HERKES BENİM GİBİ BİR GÜN ASIL AŞAĞILANAN KARANLIKTAN ÇIKABİLİR
Maalesef, son yıllarda sosyal medyanın etkinleşmesi ve medya organlarının dış güçlerin hizmetinde yaptıkları bilinçli eylemlerle, tıpkı Gezi Parkı eylemlerinde olduğu gibi toplumun bir kısmı dış güçlerin tetikçileri elinde gezen silahlara dönüştü. İstikrar sağlanmış bir Türkiye'de, önlerine engel olan ilk isim Erdoğan ve AK Parti hükümeti olmuştu. Ancak burada acı olan, Türkiye'nin jeopolitik önemini ve dış güçlerin insanımız üzerindeki etkisini yanlış okuyanların tepkisiydi. Olabilir, insanlar yanlış davranabilir ama yine de bu toprağın insanıdır, kaybolsa bile karakterini bulur. Bunun en büyük örneği de benim. Ruhuma aykırı ne kadar yanlış varsa yaşamış biri olarak nasıl ki karanlıktan aydınlığa çıkabildiysem, bu ülkede yaşayan insanlar da bunu yapabilir.

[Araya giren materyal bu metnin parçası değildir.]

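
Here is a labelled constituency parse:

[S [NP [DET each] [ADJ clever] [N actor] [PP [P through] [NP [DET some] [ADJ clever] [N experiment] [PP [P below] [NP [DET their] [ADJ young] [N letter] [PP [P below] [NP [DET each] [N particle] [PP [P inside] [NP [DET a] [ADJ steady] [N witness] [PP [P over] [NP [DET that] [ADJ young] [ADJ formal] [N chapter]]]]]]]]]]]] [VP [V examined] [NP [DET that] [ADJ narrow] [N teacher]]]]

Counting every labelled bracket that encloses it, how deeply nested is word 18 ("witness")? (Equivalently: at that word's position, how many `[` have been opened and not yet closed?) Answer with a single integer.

11

Path from the root down to the word: S → NP → PP → NP → PP → NP → PP → NP → PP → NP → N. That is 11 enclosing brackets.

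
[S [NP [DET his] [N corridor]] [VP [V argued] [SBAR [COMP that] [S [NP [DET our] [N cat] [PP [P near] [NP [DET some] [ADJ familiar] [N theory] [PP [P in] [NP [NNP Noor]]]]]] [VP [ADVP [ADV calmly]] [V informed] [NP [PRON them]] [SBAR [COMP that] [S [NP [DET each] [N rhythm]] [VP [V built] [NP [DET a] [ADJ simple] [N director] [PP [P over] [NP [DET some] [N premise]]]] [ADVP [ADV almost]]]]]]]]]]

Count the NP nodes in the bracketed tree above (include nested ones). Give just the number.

8

The NP constituents are: [NP his corridor]; [NP our cat near some familiar theory in Noor]; [NP some familiar theory in Noor]; [NP Noor]; [NP them]; [NP each rhythm] …. Total: 8.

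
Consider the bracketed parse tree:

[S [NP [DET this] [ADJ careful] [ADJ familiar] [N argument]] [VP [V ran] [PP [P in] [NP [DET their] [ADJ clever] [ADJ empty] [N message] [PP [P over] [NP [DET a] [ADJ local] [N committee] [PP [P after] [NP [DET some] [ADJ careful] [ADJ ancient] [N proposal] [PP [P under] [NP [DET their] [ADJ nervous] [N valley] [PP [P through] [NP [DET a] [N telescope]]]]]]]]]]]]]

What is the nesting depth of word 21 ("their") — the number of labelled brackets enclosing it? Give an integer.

11

Path from the root down to the word: S → VP → PP → NP → PP → NP → PP → NP → PP → NP → DET. That is 11 enclosing brackets.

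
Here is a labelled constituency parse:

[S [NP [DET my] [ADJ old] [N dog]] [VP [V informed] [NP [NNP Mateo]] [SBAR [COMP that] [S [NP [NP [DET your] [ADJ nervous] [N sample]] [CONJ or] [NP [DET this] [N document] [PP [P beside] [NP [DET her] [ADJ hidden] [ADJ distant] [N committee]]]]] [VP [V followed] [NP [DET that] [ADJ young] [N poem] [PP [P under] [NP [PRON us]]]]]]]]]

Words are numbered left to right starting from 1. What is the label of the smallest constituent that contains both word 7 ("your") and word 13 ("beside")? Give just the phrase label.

Both words fall inside [NP your nervous sample or this document beside her hidden distant committee] (words 7–17), and no smaller constituent contains them both. Label: NP.

NP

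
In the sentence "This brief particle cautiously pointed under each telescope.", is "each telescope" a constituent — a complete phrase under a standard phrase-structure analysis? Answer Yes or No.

Yes

These words form the whole noun phrase headed by "telescope", so yes — one constituent.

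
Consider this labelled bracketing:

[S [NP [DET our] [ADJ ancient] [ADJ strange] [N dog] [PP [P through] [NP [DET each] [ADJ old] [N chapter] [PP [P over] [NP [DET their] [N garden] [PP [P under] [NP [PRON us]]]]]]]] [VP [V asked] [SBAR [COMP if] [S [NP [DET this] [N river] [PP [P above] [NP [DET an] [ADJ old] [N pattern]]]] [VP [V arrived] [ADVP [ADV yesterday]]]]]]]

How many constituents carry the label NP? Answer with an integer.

6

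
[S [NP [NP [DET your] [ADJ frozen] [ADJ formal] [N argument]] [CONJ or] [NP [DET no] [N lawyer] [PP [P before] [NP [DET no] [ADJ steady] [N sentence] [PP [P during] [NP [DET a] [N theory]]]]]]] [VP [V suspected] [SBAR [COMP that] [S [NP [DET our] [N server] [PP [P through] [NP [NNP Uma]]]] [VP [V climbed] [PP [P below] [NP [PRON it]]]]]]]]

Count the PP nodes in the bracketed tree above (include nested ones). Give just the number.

Listing each PP by its span: [PP before no steady sentence during a theory]; [PP during a theory]; [PP through Uma]; [PP below it] — that makes 4.

4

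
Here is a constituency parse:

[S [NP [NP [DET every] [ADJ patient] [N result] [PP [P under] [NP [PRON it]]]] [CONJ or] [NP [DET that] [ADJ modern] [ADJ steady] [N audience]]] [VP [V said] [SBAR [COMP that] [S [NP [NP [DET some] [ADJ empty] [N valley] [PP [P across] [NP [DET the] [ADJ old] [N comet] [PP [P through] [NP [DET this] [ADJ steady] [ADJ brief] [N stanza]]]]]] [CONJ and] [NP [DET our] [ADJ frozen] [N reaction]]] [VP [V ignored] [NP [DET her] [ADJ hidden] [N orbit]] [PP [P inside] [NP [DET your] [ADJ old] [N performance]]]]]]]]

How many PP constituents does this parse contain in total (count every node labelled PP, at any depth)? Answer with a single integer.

4

Scanning left to right, an opening `[PP` appears at word positions 4, 16, 20, 33 — 4 in total.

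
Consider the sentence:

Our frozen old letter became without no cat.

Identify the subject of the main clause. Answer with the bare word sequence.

"our frozen old letter" is the NP that combines with the VP headed by "became" to form the main clause — the subject.

our frozen old letter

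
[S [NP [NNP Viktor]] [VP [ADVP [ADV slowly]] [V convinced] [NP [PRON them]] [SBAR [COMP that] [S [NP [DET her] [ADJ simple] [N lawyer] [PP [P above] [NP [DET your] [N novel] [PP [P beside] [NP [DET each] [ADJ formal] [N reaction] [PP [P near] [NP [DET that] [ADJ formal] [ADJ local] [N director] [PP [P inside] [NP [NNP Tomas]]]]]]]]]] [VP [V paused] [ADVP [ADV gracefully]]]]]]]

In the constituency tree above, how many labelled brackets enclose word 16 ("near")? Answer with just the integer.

Path from the root down to the word: S → VP → SBAR → S → NP → PP → NP → PP → NP → PP → P. That is 11 enclosing brackets.

11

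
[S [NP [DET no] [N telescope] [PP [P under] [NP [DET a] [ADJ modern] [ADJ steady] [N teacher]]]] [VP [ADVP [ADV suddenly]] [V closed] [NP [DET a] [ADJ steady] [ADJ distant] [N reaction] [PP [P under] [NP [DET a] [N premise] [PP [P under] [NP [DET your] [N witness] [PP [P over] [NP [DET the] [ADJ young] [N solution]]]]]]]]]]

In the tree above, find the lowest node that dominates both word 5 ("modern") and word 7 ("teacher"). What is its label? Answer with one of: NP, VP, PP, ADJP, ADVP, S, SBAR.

NP

The smallest bracket enclosing both words is [NP a modern steady teacher], so the label is NP.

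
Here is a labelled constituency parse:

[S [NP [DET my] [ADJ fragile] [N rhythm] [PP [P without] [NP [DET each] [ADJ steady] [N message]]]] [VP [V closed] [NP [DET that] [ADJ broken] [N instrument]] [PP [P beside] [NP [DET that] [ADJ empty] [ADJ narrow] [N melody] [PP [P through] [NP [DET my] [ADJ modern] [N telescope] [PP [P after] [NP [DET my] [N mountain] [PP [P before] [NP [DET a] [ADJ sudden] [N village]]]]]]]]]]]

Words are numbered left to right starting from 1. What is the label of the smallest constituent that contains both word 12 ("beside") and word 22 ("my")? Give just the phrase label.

Word 12 lies under S → VP → PP → P; word 22 lies under S → VP → PP → NP → PP → NP → PP → NP → DET. The lowest shared node is the PP.

PP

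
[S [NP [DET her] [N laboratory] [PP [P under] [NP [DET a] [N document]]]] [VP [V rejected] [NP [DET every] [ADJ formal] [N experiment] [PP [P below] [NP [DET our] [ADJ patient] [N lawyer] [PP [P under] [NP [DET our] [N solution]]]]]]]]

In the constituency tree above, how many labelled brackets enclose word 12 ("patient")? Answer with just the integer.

The word sits inside ADJ, which is inside NP, inside PP, inside NP, inside VP, inside S — 6 brackets in all.

6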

ASIL AŞAĞILANAN KARANLIKTAN ÇIKABİLİR YÜZDE 50 AKILLI
Ben bugüne kadar konuşurken adaletsiz davranamazdım. Son 13 yılda ülkenin geldiği nokta belliydi. Yoksullar okutuldu, tarımda dünya sıralamasındaki yerimiz değişti, tarımın milli gelire olan katkısı 70 milyar arttı. Cumhuriyet'ten bu yana ilk defa on binlerce kilometre yol yapıldı. İthalat, ihracat olanakları geliştirilerek ülkenin ekonomisine katkı sağlandı. Amerika ve İsrail'den sonra, insansız hava aracını üreten üçüncü ülke olduk. Bakü-Ceyhan boru hattı ile birlikte, dünyanın en önemli enerji dağıtım merkezlerinden biri haline geldik. SSK ve Bağkur alanında yenilikler yapıldı... Bizler medyanın bize verdiği, aslında uyutmak ve oyalamak için hapları yuttuğumuz esnada, bazıları bu yapılanların görünmesini istemedi.
Aziz Nesin'in söylemini de işin içerisine katıp yüzde 60'lık bir cahil kesimden bahsediliyor. Açık söylemek gerekirse; AK Parti'ye oy veren yüzde 50'lik kesimden bahsediyorum. Aklıma takılan soru ise kendini üstün ve AK Parti'ye oy veren yüzde 50'yi cahil gören zihniyet, madem ki bu kadar zekiydi, niye yüzde 50'den oy alamadı? O yüzde 50'den oy alamadılarsa, bu da o yüzde 50'den daha cahil olduklarının ispatı. Onların cahil dediği Anadolu insanı; ilim, irfan, inanç ve feraseti ile tarihten bugüne değin ülkemizi girmiş olduğu çıkmazlardan hep çıkartmışlardır. Zaten bu şekilde yaklaştıkları için hiçbir şeyi doğru okuyamadılar ve her şeyi ellerine yüzlerine bulaştırdılar."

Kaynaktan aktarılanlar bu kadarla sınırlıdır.